When you begin to wear ortho-k lenses, you will likely have some awareness of the lenses on your eyes until you fall asleep. With time, the lenses typically become more comfortable immediately upon insertion.

It depends on your original prescription.  The higher the prescription, the longer it will take.  Some people may achieve good vision after a day or two of overnight ortho-k. But for higher prescriptions it can take two weeks or longer for maximum correction.

As your cornea is going through the reshaping process, you may notice blurred vision and glare and halos around light sources. In some cases, you may need to wear glasses (with a lower prescription than you originally had) during the ortho-k process. Also, in some cases, mild glare and halos might persist even after maximum ortho-k correction.

Fitting ortho-k lenses is a more time-consuming process and requires more expertise than fitting regular contact lenses. It requires a series of office visits and potentially multiple sets of lenses.

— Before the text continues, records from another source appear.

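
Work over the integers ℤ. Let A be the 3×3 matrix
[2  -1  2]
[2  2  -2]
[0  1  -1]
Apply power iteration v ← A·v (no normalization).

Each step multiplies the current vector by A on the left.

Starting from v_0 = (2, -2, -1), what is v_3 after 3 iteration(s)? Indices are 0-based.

v_0 = (2, -2, -1).
v_1 = A·v_0 = (4, 2, -1).
v_2 = A·v_1 = (4, 14, 3).
v_3 = A·v_2 = (0, 30, 11).

v_3 = (0, 30, 11)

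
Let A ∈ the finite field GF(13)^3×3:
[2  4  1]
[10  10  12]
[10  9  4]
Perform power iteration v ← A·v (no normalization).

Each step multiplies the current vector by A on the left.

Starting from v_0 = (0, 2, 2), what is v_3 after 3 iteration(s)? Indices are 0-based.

v_3 = (6, 0, 3)

v_0 = (0, 2, 2).
v_1 = A·v_0 = (10, 5, 0).
v_2 = A·v_1 = (1, 7, 2).
v_3 = A·v_2 = (6, 0, 3).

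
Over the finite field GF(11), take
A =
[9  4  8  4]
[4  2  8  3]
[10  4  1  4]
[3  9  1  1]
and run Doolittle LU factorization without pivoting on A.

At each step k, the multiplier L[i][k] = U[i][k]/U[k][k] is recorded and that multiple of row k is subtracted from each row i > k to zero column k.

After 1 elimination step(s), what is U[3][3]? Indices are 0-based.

U[3][3] = 7

[col 0] pivot 9
  R1 -= 9*R0 → (0, 10, 2, 0)  (L[1][0] := 9)
  R2 -= 6*R0 → (0, 2, 8, 2)  (L[2][0] := 6)
  R3 -= 4*R0 → (0, 4, 2, 7)  (L[3][0] := 4)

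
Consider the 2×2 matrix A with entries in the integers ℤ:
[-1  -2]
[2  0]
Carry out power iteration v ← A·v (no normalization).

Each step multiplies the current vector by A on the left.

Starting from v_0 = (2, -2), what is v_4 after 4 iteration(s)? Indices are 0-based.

v_4 = (38, 4)

v_0 = (2, -2).
v_1 = A·v_0 = (2, 4).
v_2 = A·v_1 = (-10, 4).
v_3 = A·v_2 = (2, -20).
v_4 = A·v_3 = (38, 4).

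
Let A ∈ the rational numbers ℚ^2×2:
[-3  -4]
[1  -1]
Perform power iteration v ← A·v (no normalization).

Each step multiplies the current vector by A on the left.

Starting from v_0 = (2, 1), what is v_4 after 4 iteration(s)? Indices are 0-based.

v_4 = (-46, -71)

v_0 = (2, 1).
v_1 = A·v_0 = (-10, 1).
v_2 = A·v_1 = (26, -11).
v_3 = A·v_2 = (-34, 37).
v_4 = A·v_3 = (-46, -71).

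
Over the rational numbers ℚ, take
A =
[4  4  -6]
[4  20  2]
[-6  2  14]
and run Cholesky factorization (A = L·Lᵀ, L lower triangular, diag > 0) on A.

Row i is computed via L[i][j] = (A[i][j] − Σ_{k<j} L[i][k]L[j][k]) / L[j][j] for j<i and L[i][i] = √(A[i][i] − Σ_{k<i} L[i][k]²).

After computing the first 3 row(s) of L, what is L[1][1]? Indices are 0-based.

L[1][1] = 4

Step 1: L[0][0] = √(4) = 2.
  L[1][0] = (4) / L[0][0] = 2.
Step 2: L[1][1] = √(16) = 4.
  L[2][0] = (-6) / L[0][0] = -3.
  L[2][1] = (8) / L[1][1] = 2.
Step 3: L[2][2] = √(1) = 1.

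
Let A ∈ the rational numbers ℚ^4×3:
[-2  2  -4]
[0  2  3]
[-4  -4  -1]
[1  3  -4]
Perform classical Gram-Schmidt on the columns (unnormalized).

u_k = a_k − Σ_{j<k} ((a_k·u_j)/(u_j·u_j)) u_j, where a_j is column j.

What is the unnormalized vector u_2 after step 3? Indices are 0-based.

Step 1: u_0 = a_0 = (-2, 0, -4, 1).
Step 2: u_1 = a_1 − (5/7)·u_0 = (24/7, 2, -8/7, 16/7).
Step 3: u_2 = a_2 − (8/21)·u_0 − (-55/78)·u_1 = (-32/39, 172/39, -11/39, -36/13).

u_2 = (-32/39, 172/39, -11/39, -36/13)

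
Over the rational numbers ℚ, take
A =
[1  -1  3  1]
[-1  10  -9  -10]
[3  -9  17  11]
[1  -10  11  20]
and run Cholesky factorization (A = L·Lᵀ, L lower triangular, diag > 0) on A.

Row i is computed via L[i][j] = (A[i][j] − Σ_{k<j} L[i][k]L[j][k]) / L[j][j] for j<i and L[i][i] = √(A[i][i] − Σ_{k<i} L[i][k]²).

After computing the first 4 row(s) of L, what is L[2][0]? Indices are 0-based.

Step 1: L[0][0] = √(1) = 1.
  L[1][0] = (-1) / L[0][0] = -1.
Step 2: L[1][1] = √(9) = 3.
  L[2][0] = (3) / L[0][0] = 3.
  L[2][1] = (-6) / L[1][1] = -2.
Step 3: L[2][2] = √(4) = 2.
  L[3][0] = (1) / L[0][0] = 1.
  L[3][1] = (-9) / L[1][1] = -3.
  L[3][2] = (2) / L[2][2] = 1.
Step 4: L[3][3] = √(9) = 3.

L[2][0] = 3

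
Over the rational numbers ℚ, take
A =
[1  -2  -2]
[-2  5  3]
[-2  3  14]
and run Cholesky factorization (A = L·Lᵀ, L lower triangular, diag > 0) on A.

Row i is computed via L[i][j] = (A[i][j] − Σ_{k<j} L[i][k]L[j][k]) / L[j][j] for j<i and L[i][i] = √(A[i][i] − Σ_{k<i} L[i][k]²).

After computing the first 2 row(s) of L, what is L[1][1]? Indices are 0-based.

L[1][1] = 1

Step 1: L[0][0] = √(1) = 1.
  L[1][0] = (-2) / L[0][0] = -2.
Step 2: L[1][1] = √(1) = 1.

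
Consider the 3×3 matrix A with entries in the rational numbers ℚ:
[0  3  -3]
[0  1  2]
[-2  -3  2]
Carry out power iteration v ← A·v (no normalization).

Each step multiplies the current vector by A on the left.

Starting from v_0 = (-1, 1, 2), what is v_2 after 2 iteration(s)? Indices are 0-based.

v_0 = (-1, 1, 2).
v_1 = A·v_0 = (-3, 5, 3).
v_2 = A·v_1 = (6, 11, -3).

v_2 = (6, 11, -3)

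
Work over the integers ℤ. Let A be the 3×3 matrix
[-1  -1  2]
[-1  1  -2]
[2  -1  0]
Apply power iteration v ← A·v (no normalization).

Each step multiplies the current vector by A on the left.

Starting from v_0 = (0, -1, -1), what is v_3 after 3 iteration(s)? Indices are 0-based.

v_3 = (-8, 4, 4)

v_0 = (0, -1, -1).
v_1 = A·v_0 = (-1, 1, 1).
v_2 = A·v_1 = (2, 0, -3).
v_3 = A·v_2 = (-8, 4, 4).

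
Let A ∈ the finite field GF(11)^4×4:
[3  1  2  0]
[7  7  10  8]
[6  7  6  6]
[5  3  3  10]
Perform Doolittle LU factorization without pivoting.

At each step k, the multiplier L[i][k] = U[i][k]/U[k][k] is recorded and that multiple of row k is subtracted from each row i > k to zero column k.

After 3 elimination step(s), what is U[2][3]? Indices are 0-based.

k=0: U[0][0]=3
  eliminate (1,0): mult=6, new row 1: (0, 1, 9, 8); set L[1][0]=6
  eliminate (2,0): mult=2, new row 2: (0, 5, 2, 6); set L[2][0]=2
  eliminate (3,0): mult=9, new row 3: (0, 5, 7, 10); set L[3][0]=9
k=1: U[1][1]=1
  eliminate (2,1): mult=5, new row 2: (0, 0, 1, 10); set L[2][1]=5
  eliminate (3,1): mult=5, new row 3: (0, 0, 6, 3); set L[3][1]=5
k=2: U[2][2]=1
  eliminate (3,2): mult=6, new row 3: (0, 0, 0, 9); set L[3][2]=6

U[2][3] = 10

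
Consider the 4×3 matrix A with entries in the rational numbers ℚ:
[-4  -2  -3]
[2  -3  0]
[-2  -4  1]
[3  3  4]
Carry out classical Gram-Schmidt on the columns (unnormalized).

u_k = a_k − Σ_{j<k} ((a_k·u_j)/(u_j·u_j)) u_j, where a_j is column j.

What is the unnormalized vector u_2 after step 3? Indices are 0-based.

u_2 = (-311/893, -1008/893, 47/19, 1730/893)

Step 1: u_0 = a_0 = (-4, 2, -2, 3).
Step 2: u_1 = a_1 − (19/33)·u_0 = (10/33, -137/33, -94/33, 14/11).
Step 3: u_2 = a_2 − (2/3)·u_0 − (44/893)·u_1 = (-311/893, -1008/893, 47/19, 1730/893).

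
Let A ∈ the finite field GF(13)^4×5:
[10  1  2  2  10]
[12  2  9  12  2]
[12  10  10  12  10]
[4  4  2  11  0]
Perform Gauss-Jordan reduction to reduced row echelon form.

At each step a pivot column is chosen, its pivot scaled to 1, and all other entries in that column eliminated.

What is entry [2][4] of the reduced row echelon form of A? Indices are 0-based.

M[2][4] = 3

[1] R0 /= 10  ⇒  (1, 4, 8, 8, 1)
     R1 -= 12·R0  ⇒  (0, 6, 4, 7, 3)
     R2 -= 12·R0  ⇒  (0, 1, 5, 7, 11)
     R3 -= 4·R0  ⇒  (0, 1, 9, 5, 9)
[2] R1 /= 6  ⇒  (0, 1, 5, 12, 7)
     R0 -= 4·R1  ⇒  (1, 0, 1, 12, 12)
     R2 -= 1·R1  ⇒  (0, 0, 0, 8, 4)
     R3 -= 1·R1  ⇒  (0, 0, 4, 6, 2)
[3] R2 <-> R3
[3] R2 /= 4  ⇒  (0, 0, 1, 8, 7)
     R0 -= 1·R2  ⇒  (1, 0, 0, 4, 5)
     R1 -= 5·R2  ⇒  (0, 1, 0, 11, 11)
[4] R3 /= 8  ⇒  (0, 0, 0, 1, 7)
     R0 -= 4·R3  ⇒  (1, 0, 0, 0, 3)
     R1 -= 11·R3  ⇒  (0, 1, 0, 0, 12)
     R2 -= 8·R3  ⇒  (0, 0, 1, 0, 3)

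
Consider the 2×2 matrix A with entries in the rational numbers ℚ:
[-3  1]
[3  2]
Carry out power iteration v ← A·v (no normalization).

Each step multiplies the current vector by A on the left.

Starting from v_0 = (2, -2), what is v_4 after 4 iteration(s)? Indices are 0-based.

v_0 = (2, -2).
v_1 = A·v_0 = (-8, 2).
v_2 = A·v_1 = (26, -20).
v_3 = A·v_2 = (-98, 38).
v_4 = A·v_3 = (332, -218).

v_4 = (332, -218)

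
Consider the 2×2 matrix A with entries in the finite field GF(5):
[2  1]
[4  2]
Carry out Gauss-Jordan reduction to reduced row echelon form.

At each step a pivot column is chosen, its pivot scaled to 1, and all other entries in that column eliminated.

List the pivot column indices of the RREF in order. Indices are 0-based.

pivot(0,0)=2: scale R0 → (1, 3)
  clear (1,0): R1 −= (4)R0 → (0, 0)
col 1: no nonzero at/below row 1; advance.

pivot columns: 0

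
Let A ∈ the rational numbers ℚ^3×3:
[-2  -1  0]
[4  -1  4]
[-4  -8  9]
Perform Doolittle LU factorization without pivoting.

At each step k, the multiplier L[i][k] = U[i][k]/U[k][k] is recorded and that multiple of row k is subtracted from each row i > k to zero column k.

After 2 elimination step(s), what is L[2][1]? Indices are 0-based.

L[2][1] = 2

k=0: U[0][0]=-2
  eliminate (1,0): mult=-2, new row 1: (0, -3, 4); set L[1][0]=-2
  eliminate (2,0): mult=2, new row 2: (0, -6, 9); set L[2][0]=2
k=1: U[1][1]=-3
  eliminate (2,1): mult=2, new row 2: (0, 0, 1); set L[2][1]=2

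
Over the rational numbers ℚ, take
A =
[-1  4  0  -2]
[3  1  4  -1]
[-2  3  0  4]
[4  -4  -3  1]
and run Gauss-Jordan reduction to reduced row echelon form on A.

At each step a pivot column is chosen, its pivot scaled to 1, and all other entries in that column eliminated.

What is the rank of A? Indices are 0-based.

rank = 4

step 1: normalize row 0 (÷-1) = (1, -4, 0, 2)
  row 1: subtract 3×row0 = (0, 13, 4, -7)
  row 2: subtract -2×row0 = (0, -5, 0, 8)
  row 3: subtract 4×row0 = (0, 12, -3, -7)
step 2: normalize row 1 (÷13) = (0, 1, 4/13, -7/13)
  row 0: subtract -4×row1 = (1, 0, 16/13, -2/13)
  row 2: subtract -5×row1 = (0, 0, 20/13, 69/13)
  row 3: subtract 12×row1 = (0, 0, -87/13, -7/13)
step 3: normalize row 2 (÷20/13) = (0, 0, 1, 69/20)
  row 0: subtract 16/13×row2 = (1, 0, 0, -22/5)
  row 1: subtract 4/13×row2 = (0, 1, 0, -8/5)
  row 3: subtract -87/13×row2 = (0, 0, 0, 451/20)
step 4: normalize row 3 (÷451/20) = (0, 0, 0, 1)
  row 0: subtract -22/5×row3 = (1, 0, 0, 0)
  row 1: subtract -8/5×row3 = (0, 1, 0, 0)
  row 2: subtract 69/20×row3 = (0, 0, 1, 0)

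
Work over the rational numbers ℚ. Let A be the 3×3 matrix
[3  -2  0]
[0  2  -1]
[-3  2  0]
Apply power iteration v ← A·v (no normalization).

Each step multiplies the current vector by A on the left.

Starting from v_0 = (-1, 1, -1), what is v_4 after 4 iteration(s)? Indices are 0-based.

v_4 = (-157, -103, 157)

v_0 = (-1, 1, -1).
v_1 = A·v_0 = (-5, 3, 5).
v_2 = A·v_1 = (-21, 1, 21).
v_3 = A·v_2 = (-65, -19, 65).
v_4 = A·v_3 = (-157, -103, 157).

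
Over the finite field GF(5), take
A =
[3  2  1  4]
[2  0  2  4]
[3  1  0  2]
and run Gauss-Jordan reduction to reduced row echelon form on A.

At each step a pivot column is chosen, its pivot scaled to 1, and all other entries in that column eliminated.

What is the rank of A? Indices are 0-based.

rank = 3

[1] R0 /= 3  ⇒  (1, 4, 2, 3)
     R1 -= 2·R0  ⇒  (0, 2, 3, 3)
     R2 -= 3·R0  ⇒  (0, 4, 4, 3)
[2] R1 /= 2  ⇒  (0, 1, 4, 4)
     R0 -= 4·R1  ⇒  (1, 0, 1, 2)
     R2 -= 4·R1  ⇒  (0, 0, 3, 2)
[3] R2 /= 3  ⇒  (0, 0, 1, 4)
     R0 -= 1·R2  ⇒  (1, 0, 0, 3)
     R1 -= 4·R2  ⇒  (0, 1, 0, 3)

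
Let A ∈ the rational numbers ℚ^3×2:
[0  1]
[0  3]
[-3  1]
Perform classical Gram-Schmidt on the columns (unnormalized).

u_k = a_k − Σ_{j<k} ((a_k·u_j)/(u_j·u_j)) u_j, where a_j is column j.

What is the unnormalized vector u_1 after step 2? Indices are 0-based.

Step 1: u_0 = a_0 = (0, 0, -3).
Step 2: u_1 = a_1 − (-1/3)·u_0 = (1, 3, 0).

u_1 = (1, 3, 0)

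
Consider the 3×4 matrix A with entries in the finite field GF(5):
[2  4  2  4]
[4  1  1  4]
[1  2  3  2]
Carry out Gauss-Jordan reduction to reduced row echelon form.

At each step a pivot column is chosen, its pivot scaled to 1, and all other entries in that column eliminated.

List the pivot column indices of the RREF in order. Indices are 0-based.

pivot columns: 0, 1, 2

pivot(0,0)=2: scale R0 → (1, 2, 1, 2)
  clear (1,0): R1 −= (4)R0 → (0, 3, 2, 1)
  clear (2,0): R2 −= (1)R0 → (0, 0, 2, 0)
pivot(1,1)=3: scale R1 → (0, 1, 4, 2)
  clear (0,1): R0 −= (2)R1 → (1, 0, 3, 3)
pivot(2,2)=2: scale R2 → (0, 0, 1, 0)
  clear (0,2): R0 −= (3)R2 → (1, 0, 0, 3)
  clear (1,2): R1 −= (4)R2 → (0, 1, 0, 2)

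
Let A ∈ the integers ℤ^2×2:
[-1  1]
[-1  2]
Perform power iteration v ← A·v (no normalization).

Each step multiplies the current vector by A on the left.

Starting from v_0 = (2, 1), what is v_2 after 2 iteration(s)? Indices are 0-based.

v_0 = (2, 1).
v_1 = A·v_0 = (-1, 0).
v_2 = A·v_1 = (1, 1).

v_2 = (1, 1)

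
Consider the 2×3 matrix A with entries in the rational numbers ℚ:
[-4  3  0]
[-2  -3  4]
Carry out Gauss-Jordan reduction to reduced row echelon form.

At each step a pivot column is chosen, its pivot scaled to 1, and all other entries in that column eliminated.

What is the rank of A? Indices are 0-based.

step 1: normalize row 0 (÷-4) = (1, -3/4, 0)
  row 1: subtract -2×row0 = (0, -9/2, 4)
step 2: normalize row 1 (÷-9/2) = (0, 1, -8/9)
  row 0: subtract -3/4×row1 = (1, 0, -2/3)

rank = 2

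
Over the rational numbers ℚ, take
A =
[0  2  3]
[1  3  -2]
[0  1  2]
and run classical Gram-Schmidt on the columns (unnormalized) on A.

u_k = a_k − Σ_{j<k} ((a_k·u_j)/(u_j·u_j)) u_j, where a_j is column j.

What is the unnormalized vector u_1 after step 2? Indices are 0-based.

u_1 = (2, 0, 1)

Step 1: u_0 = a_0 = (0, 1, 0).
Step 2: u_1 = a_1 − (3)·u_0 = (2, 0, 1).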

Each eye care practitioner determines his or her own fees for orthokeratology, based in part on the doctor’s level of expertise, time required and lens costs.

The cost of ortho-k, including follow-up care associated with fitting the lenses, can vary significantly depending on the type and degree of your refractive error and whether you are choosing ortho-k lenses for long-term myopia control in addition to the temporary correction of existing myopia.

Costs also can vary based on the region of the country, urban vs. rural settings, and the type of practice where you have the procedure performed.

Orthokeratology is not covered with vision insurance plan.  However, FSA/HSA may be used as payment..

Finally, keep in mind that, as with all contact lenses, there are some possible side effects and complications of wearing ortho-k lenses. Ask your eye care practitioner for details.